A masterclass with Sabyn Javeri Jillani
by Zehra Khan
The months have taken their annual turn and have begun to wear a soft, cosy chill. During this time of the year, when hibernation seems to be the only correct answer to every personal and social expectation, I sat down with eleven other writers and Sabyn Javeri Jillani (author of Nobody Killed Her and Hijabistan) to understand the process of building a sustainable writing practice. Before I proceed, I must reiterate that, though the content of my previous blog and this workshop align magnificently, the alignment was not intentional. It appears to me that my passion for this issue attracted the opportunity to write about this masterclass.
It is not only my belief but simply a matter of logic that writing is more important than good writing. No discourse on ideas, plotting, experimentation, craft and publishing is important unless one has brought oneself to writing.
Sabyn’s masterclass began with excerpts by Saadat Hasan Manto, Joan Didion and George Orwell, all three of them striving to answer the whys of writing. While Manto wrote because he was simply addicted to it, Didion declared that it was the only way she could make sense of the strangeness of human life around herself and Orwell stated that he wrote out of the sheer vanity of creating something that would eventually outlive him. Texts regarding the task of writing itself were interspersed throughout the class, including those by Natalie Goldberg (Writing Down the Bones) and Haruki Murakami (What I Talk about when I Talk about Running), which effectively brought our attention back to the matter at hand, hearing about it in the very words of writers that may have inspired us to be writers.
Small thinking exercises made all the difference in this particular masterclass. To be propelled into thinking about why, how and what we write and what prevents us from writing gave us the unique opportunity to engage in an effective metacognitive state of thinking and writing about writing. As writers with studying to do and work commitments to fulfil, this is a liberty we all usually get in spurts in the wee hours of the night. So, to be compelled to look within and understand our writer selves turned out to be a joy of discovering ourselves.
On the other hand, the class proved to be challenging for the same reasons that it was joyful. Sabyn asked us to look at the very fabric of our lives closely and judge them with the heavy responsibility of being writers. We began by examining our schedules and building a list of realistic expectations, having understood, like Murakami said, writing is a lot like a marathon. One has to warm up through mindful intention, journaling and doing small writing exercises, building the stamina to do it consistently and eventually do it well. Sabyn beautifully discussed the frivolous yet abundant nature of ideas that surround us, that form the scaffolding of our very lives and strategies that can help us nurture an idea to reality, such as re-visiting the hero’s journey. However, for me, the most interesting part of this discussion was the idea that as writers, we have to allow ourselves the grace to stop and reflect, to ask ourselves questions our characters would ask us.
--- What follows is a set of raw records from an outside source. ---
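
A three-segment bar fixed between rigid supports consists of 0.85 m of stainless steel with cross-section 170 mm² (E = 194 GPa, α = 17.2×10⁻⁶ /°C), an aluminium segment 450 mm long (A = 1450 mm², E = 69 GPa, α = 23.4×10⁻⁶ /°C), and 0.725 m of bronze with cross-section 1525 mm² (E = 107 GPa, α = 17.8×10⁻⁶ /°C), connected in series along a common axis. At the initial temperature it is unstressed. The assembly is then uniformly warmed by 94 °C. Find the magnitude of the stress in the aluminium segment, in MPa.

σ ≈ 71.1 MPa (compressive)

If the supports were absent, the total length change would be Σ αᵢΔT Lᵢ = 17.2×10⁻⁶×94×850 + 23.4×10⁻⁶×94×450 + 17.8×10⁻⁶×94×725 = 3.577 mm.
Since the ends are fixed, an axial force P builds up, equal in every segment, with P · Σ Lᵢ/(AᵢEᵢ) = δ_free.
Σ Lᵢ/(AᵢEᵢ) = 850/(170×194×10³) + 450/(1450×69×10³) + 725/(1525×107×10³) = 3.471×10⁻⁵ mm/N.
P = 3.577 / 3.471×10⁻⁵ = 103000 N = 103 kN, compressive.
σ_{aluminium} = P / A = 103000 / 1450 = 71.07 MPa.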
Writing weathers us. It asks of us to present our most unarmed, softest parts to the world in the garb of strings of words on pages. As Sabyn illustrated in her wonderful masterclass, in order to build a sustainable practice of writing, we have to first understand our own selves and continue to do so as time changes us. She explained to us that we have to care for ourselves because that is how we can care for our writing. We have to forgive ourselves time and time again, and allow ourselves the grace to be human along with being writers. And of course, we have to write.